An occasional piece of pumpkin, or a sweet potato, forms a red-letter day in the calendar of his diet, and every meal is washed down with floods of strong scalding hot tea without any milk. Breakfast is the only regular meal that he gets in the day, and he has that soon after he gets up, but not before he has had a smoke. If he happens to be at home in the middle of the day he has dinner; if not, he has nothing from breakfast to supper, which is a movable feast, somewhere about sundown.

All day he is riding about under a broiling sun, and smokes an ounce of the strongest tobacco in the world every twenty-four hours. For days and nights together, sometimes, he is wet through, when camped out away from home; sleeping at night under a tree, with no covering but a blanket in winter, and in summer not even that, and awakening in the morning, perhaps to find himself lying in a puddle of rain-water that has fallen in the night, perhaps to find his hair stuck to his hat with hoar frost.
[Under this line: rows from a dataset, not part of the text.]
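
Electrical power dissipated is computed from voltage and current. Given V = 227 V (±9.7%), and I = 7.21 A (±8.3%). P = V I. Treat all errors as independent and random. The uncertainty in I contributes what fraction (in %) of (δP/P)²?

(δP/P)² = (1·δV/V)² + (1·δI/I)²
  V term: (1×0.0970)² = 0.00941
  I term: (1×0.0830)² = 0.00689
Total = 0.0163. Share from I = 0.00689/0.0163 = 0.423.

42.3%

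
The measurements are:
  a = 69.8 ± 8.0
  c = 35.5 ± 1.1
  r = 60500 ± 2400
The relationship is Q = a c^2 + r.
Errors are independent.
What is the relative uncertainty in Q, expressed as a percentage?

Let p = a·c^2 = 88000. δp/p = √((1·δa/a)² + (2·δc/c)²) = √(0.0131 + 0.00384) = 0.130, so δp = 11500.
Q = p + r: δQ = √(δp² + δr²) = √(1.31e+08 + 5.76e+06) = 11700
Q = 1.48e+05, so δQ/Q = 11700/1.48e+05 = 0.0789.

7.89%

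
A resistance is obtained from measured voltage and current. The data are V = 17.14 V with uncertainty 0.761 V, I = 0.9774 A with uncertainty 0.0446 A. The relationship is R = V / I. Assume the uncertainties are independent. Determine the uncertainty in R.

1.12 Ω

Relative error in a monomial: (δR/R)² = Σ (nᵢ · δxᵢ/xᵢ)².
  (1·δV/V)² = (1×0.0444)² = 0.00197;  (-1·δI/I)² = (-1×0.0456)² = 0.00208
δR/R = √(0.00405) = 0.0637
R = 17.54 Ω, so δR = 0.0637 × 17.54 = 1.12 Ω.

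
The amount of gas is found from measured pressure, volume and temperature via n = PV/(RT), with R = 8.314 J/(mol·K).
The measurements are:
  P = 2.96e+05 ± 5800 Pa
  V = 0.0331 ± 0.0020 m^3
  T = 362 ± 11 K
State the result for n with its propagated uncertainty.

Products/powers → add relative errors in quadrature, weighted by exponent:
  (1·δP/P)² = (1×0.0196)² = 0.000384;  (1·δV/V)² = (1×0.0604)² = 0.00365;  (-1·δT/T)² = (-1×0.0304)² = 0.000923
δn/n = √(0.00496) = 0.0704
n = 3.26 mol, so δn = 0.0704 × 3.26 = 0.229 mol.

3.26 ± 0.229 mol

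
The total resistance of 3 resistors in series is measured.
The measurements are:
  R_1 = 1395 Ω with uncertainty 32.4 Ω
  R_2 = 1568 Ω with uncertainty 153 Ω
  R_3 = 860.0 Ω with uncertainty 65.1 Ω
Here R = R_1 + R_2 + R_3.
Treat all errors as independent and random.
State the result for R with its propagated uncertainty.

Each term contributes (cᵢ δxᵢ)² to (δR)²:
  (δR_1)² = 1050;  (δR_2)² = 23400;  (δR_3)² = 4240
δR = √(28700) = 169 Ω
R = 3823 Ω.

3823 ± 169 Ω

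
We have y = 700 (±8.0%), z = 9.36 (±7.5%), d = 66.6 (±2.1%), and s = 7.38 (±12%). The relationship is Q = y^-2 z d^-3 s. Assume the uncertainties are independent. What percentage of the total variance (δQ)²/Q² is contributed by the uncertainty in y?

51.6%

(δQ/Q)² = (-2·δy/y)² + (1·δz/z)² + (-3·δd/d)² + (1·δs/s)²
  y term: (-2×0.0800)² = 0.0256
  z term: (1×0.0750)² = 0.00562
  d term: (-3×0.0210)² = 0.00397
  s term: (1×0.120)² = 0.0144
Total = 0.0496. Share from y = 0.0256/0.0496 = 0.516.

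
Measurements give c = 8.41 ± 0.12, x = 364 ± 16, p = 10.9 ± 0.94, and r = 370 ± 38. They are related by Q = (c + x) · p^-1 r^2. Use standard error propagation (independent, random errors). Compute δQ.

Let u = c + x = 372. δu = √(δc² + δx²) = √(0.0144 + 256) = 16.0, so δu/u = 0.0430.
Q is then a monomial in u, p, r:
δQ/Q = √((δu/u)² + (-1·δp/p)² + (2·δr/r)²) = √(0.00185 + 0.00744 + 0.0422) = 0.227
Q = 4.68e+06, so δQ = 0.227 × 4.68e+06 = 1.06e+06.

1.06e+06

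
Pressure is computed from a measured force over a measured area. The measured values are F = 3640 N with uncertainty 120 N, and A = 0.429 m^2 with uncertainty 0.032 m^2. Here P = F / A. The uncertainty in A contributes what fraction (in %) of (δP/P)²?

(δP/P)² = (1·δF/F)² + (-1·δA/A)²
  F term: (1×0.0330)² = 0.00109
  A term: (-1×0.0746)² = 0.00556
Total = 0.00665. Share from A = 0.00556/0.00665 = 0.837.

83.7%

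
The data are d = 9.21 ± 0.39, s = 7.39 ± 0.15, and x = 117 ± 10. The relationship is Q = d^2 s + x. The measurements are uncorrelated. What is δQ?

Let p = d^2·s = 627. δp/p = √((2·δd/d)² + (1·δs/s)²) = √(0.00717 + 0.000412) = 0.0871, so δp = 54.6.
Q = p + x: δQ = √(δp² + δx²) = √(2980 + 100) = 55.5

55.5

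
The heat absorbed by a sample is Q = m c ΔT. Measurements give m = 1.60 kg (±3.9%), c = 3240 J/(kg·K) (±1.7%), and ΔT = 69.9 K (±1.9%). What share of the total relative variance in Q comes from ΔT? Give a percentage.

16.6%

(δQ/Q)² = (1·δm/m)² + (1·δc/c)² + (1·δΔT/ΔT)²
  m term: (1×0.0390)² = 0.00152
  c term: (1×0.0170)² = 0.000289
  ΔT term: (1×0.0190)² = 0.000361
Total = 0.00217. Share from ΔT = 0.000361/0.00217 = 0.166.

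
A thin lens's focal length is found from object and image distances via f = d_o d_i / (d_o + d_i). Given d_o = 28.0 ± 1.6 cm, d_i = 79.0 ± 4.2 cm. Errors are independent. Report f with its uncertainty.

20.7 ± 0.918 cm

∂f/∂d_o = (d_i/(d_o+d_i))² = 0.545;  ∂f/∂d_i = (d_o/(d_o+d_i))² = 0.0685
δf = √((∂f/∂d_o · δd_o)² + (∂f/∂d_i · δd_i)²) = √(0.761 + 0.0827) = 0.918 cm
f = 20.7 cm.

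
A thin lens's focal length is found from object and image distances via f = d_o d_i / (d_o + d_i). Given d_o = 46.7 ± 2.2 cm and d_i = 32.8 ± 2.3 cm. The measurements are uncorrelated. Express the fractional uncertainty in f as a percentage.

∂f/∂d_o = (d_i/(d_o+d_i))² = 0.170;  ∂f/∂d_i = (d_o/(d_o+d_i))² = 0.345
δf = √((∂f/∂d_o · δd_o)² + (∂f/∂d_i · δd_i)²) = √(0.140 + 0.630) = 0.878 cm
f = 19.3 cm, so δf/f = 0.878/19.3 = 0.0455.

4.55%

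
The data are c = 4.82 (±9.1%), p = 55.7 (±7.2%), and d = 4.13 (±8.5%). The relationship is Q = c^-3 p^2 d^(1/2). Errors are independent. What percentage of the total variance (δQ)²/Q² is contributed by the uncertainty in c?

(δQ/Q)² = (-3·δc/c)² + (2·δp/p)² + (½·δd/d)²
  c term: (-3×0.0910)² = 0.0745
  p term: (2×0.0720)² = 0.0207
  d term: (0.5×0.0850)² = 0.00181
Total = 0.0971. Share from c = 0.0745/0.0971 = 0.768.

76.8%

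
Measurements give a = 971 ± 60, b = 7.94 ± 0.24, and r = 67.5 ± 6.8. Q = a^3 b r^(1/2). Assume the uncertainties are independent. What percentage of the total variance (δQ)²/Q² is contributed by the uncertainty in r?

(δQ/Q)² = (3·δa/a)² + (1·δb/b)² + (½·δr/r)²
  a term: (3×0.0618)² = 0.0344
  b term: (1×0.0302)² = 0.000914
  r term: (0.5×0.101)² = 0.00254
Total = 0.0378. Share from r = 0.00254/0.0378 = 0.0671.

6.71%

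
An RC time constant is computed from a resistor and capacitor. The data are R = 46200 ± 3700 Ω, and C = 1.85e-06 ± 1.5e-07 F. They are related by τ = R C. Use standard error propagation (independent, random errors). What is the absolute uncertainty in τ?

0.00974 s

Relative error in a monomial: (δτ/τ)² = Σ (nᵢ · δxᵢ/xᵢ)².
  (1·δR/R)² = (1×0.0801)² = 0.00641;  (1·δC/C)² = (1×0.0811)² = 0.00657
δτ/τ = √(0.0130) = 0.114
τ = 0.0855 s, so δτ = 0.114 × 0.0855 = 0.00974 s.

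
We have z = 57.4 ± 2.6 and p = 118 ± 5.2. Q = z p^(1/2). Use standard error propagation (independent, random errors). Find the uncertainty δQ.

31.4

Products/powers → add relative errors in quadrature, weighted by exponent:
  (1·δz/z)² = (1×0.0453)² = 0.00205;  (½·δp/p)² = (0.5×0.0441)² = 0.000485
δQ/Q = √(0.00254) = 0.0504
Q = 624, so δQ = 0.0504 × 624 = 31.4.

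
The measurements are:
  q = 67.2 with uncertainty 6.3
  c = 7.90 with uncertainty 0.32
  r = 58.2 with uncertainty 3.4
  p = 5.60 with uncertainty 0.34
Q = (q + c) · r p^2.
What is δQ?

21800

Let u = q + c = 75.1. δu = √(δq² + δc²) = √(39.7 + 0.102) = 6.31, so δu/u = 0.0840.
Q is then a monomial in u, r, p:
δQ/Q = √((δu/u)² + (1·δr/r)² + (2·δp/p)²) = √(0.00706 + 0.00341 + 0.0147) = 0.159
Q = 1.37e+05, so δQ = 0.159 × 1.37e+05 = 21800.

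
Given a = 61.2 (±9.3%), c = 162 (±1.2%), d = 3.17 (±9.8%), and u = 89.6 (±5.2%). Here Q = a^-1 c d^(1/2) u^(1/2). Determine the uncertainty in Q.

For a monomial Q ∝ a^-1, c, d^(1/2), u^(1/2), fractional errors add in quadrature:
  (-1·δa/a)² = (-1×0.0930)² = 0.00865;  (1·δc/c)² = (1×0.0120)² = 0.000144;  (½·δd/d)² = (0.5×0.0980)² = 0.00240;  (½·δu/u)² = (0.5×0.0520)² = 0.000676
δQ/Q = √(0.0119) = 0.109
Q = 44.6, so δQ = 0.109 × 44.6 = 4.86.

4.86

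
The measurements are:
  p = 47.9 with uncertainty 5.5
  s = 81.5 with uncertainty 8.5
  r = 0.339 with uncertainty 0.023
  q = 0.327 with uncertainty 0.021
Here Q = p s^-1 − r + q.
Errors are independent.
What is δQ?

Let w = p·s^-1 = 0.588. δw/w = √((1·δp/p)² + (-1·δs/s)²) = √(0.0132 + 0.0109) = 0.155, so δw = 0.0912.
Q = w − r + q: δQ = √(δw² + δr² + δq²) = √(0.00831 + 0.000529 + 0.000441) = 0.0963

0.0963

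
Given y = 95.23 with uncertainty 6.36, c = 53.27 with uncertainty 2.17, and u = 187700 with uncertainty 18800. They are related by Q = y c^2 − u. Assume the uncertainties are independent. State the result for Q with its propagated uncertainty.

82530 ± 34100

Let p = y·c^2 = 270200. δp/p = √((1·δy/y)² + (2·δc/c)²) = √(0.00446 + 0.00664) = 0.105, so δp = 28500.
Q = p − u: δQ = √(δp² + δu²) = √(8.1e+08 + 3.53e+08) = 34100
Q = 82530.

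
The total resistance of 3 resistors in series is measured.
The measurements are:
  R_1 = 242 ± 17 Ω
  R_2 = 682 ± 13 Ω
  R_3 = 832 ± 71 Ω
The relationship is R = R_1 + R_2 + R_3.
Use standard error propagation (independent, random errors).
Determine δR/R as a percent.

4.22%

Sums and differences: (δR)² = Σ (cᵢ δxᵢ)².
  (δR_1)² = 289;  (δR_2)² = 169;  (δR_3)² = 5040
δR = √(5500) = 74.2 Ω
R = 1760 Ω, so δR/R = 74.2/1760 = 0.0422.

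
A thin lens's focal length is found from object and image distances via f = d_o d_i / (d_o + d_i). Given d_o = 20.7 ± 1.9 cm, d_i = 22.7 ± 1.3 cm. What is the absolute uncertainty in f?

∂f/∂d_o = (d_i/(d_o+d_i))² = 0.274;  ∂f/∂d_i = (d_o/(d_o+d_i))² = 0.227
δf = √((∂f/∂d_o · δd_o)² + (∂f/∂d_i · δd_i)²) = √(0.270 + 0.0875) = 0.598 cm

0.598 cm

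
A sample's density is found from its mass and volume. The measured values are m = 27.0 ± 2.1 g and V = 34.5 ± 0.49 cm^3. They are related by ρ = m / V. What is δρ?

Each factor contributes (exponent × relative error)² to (δρ/ρ)²:
  (1·δm/m)² = (1×0.0778)² = 0.00605;  (-1·δV/V)² = (-1×0.0142)² = 0.000202
δρ/ρ = √(0.00625) = 0.0791
ρ = 0.783 g/cm^3, so δρ = 0.0791 × 0.783 = 0.0619 g/cm^3.

0.0619 g/cm^3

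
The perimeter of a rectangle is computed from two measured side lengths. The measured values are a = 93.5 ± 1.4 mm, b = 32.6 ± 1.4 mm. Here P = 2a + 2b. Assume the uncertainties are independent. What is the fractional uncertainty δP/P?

0.0157

P is a linear combination, so absolute uncertainties add in quadrature:
  (2·δa)² = 7.84;  (2·δb)² = 7.84
δP = √(15.7) = 3.96 mm
P = 252 mm, so δP/P = 3.96/252 = 0.0157.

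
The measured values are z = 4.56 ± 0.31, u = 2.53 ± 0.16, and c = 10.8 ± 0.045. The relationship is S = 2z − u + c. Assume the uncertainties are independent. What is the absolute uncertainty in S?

0.642

Sums and differences: (δS)² = Σ (cᵢ δxᵢ)².
  (2·δz)² = 0.384;  (δu)² = 0.0256;  (δc)² = 0.00202
δS = √(0.412) = 0.642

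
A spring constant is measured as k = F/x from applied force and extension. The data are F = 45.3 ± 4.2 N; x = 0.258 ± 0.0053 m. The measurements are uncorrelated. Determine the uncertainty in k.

16.7 N/m

k is a product of powers, so relative uncertainties combine in quadrature:
  (1·δF/F)² = (1×0.0927)² = 0.00860;  (-1·δx/x)² = (-1×0.0205)² = 0.000422
δk/k = √(0.00902) = 0.0950
k = 176 N/m, so δk = 0.0950 × 176 = 16.7 N/m.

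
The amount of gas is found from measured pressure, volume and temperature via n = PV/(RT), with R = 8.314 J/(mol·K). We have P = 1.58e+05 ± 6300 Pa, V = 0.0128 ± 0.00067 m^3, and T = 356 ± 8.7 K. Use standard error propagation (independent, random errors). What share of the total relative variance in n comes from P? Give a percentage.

32.3%

(δn/n)² = (1·δP/P)² + (1·δV/V)² + (-1·δT/T)²
  P term: (1×0.0399)² = 0.00159
  V term: (1×0.0523)² = 0.00274
  T term: (-1×0.0244)² = 0.000597
Total = 0.00493. Share from P = 0.00159/0.00493 = 0.323.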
The only diversion in his régime is an occasional visit to a neighbouring town, where he probably gets half poisoned by the extraordinary quantity and the infamous quality of the liquor that he drinks. If after ten years of this he should find his digestion not as good as it was, or feel symptoms of the approach of rheumatism, he is certain to put it down to the climate instead of to his own imprudence.

With the townsmen the case is still worse. Their climate is certainly not as healthy as that of the Bush, and in summer it is rather depressing; but they take little or no exercise, which is the only way to counteract its effects, and drink quantities of spirits from morning till night, every day of their lives, and even then it seems to take years and years to do them much harm.